El capitán Henri Beaumont logró quebrar, en el cementerio del Père Lachaise, donde se libró el combate final contra la insurrección, la rígida distancia que el coronel Le Boudec dibujó entre su silueta de meridional austero y las de sus subordinados. La lucha fue feroz y mortal, y Beaumont se precipitó a ella con un coraje que dejó estupefactos a amigos y enemigos. (Años después, Beaumont intentó explicarse: la audacia y la valentía irracionales de los insurgentes lo enceguecieron; morían sin que una sola queja asomara a sus labios. Uno de los cabecillas del levantamiento, Delescluze, alto y flaco y canoso, trepó a una barricada, y erguido sobre ella esperó serenamente a que lo fusilaran.
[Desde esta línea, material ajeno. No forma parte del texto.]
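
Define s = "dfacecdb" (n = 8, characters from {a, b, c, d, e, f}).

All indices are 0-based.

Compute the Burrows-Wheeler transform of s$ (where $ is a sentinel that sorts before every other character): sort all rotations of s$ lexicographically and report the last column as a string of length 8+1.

rank  rotation   last
    0  $dfacecdb  b
    1  acecdb$df  f
    2  b$dfacecd  d
    3  cdb$dface  e
    4  cecdb$dfa  a
    5  db$dfacec  c
    6  dfacecdb$  $
    7  ecdb$dfac  c
    8  facecdb$d  d

bfdeac$cd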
Eso era inhumano, y enfureció a Beaumont.)

Aplastados los últimos focos de resistencia, Le Boudec estrechó entre sus brazos al capitán Henri Beaumont y le ofreció, presumiblemente emocionado, su amistad, porque en la voz del coronel vibró comme un drapeau son accent languedocien. (La acotación pertenece al periodista de prosa erudita y elegante que asistió al conmovedor episodio.)

Un soldado, la respiración entrecortada, silenció las expresiones de mutua admiración: les avisó que habían localizado, a pocas cuadras del cementerio, un nido de agitadores extranjeros.

Excitados y jadeantes, Le Boudec y Beaumont, al frente de sus hombres, atravesaron velozmente calles nocturnas y desiertas. Luego, subieron, a los tropezones, una angosta escalera, irrumpieron en una pieza iluminada y sorprendieron a dos individuos, sentados a una mesa, que emitían sonidos guturales e ininteligibles. Al coronel le bastó escucharlos; le bastó que le presentaran papeles cubiertos de trazos que, a primera vista, revelaban un lenguaje codificado, para afirmarse en la exactitud de sus conjeturas: la bancarrota de Francia obedecía a la acción satánica de elementos e ideas extranacionales. Sin vacilar, dispuso que ejecutaran a los dos conspiradores. Estos fueron arrojados escaleras abajo y el capitán Henri Beaumont, revólver en mano, dio cumplimiento a la orden.

Tres tazas de té y un samovar bruñido humearon, en la habitación devastada, hasta las primeras claridades del día.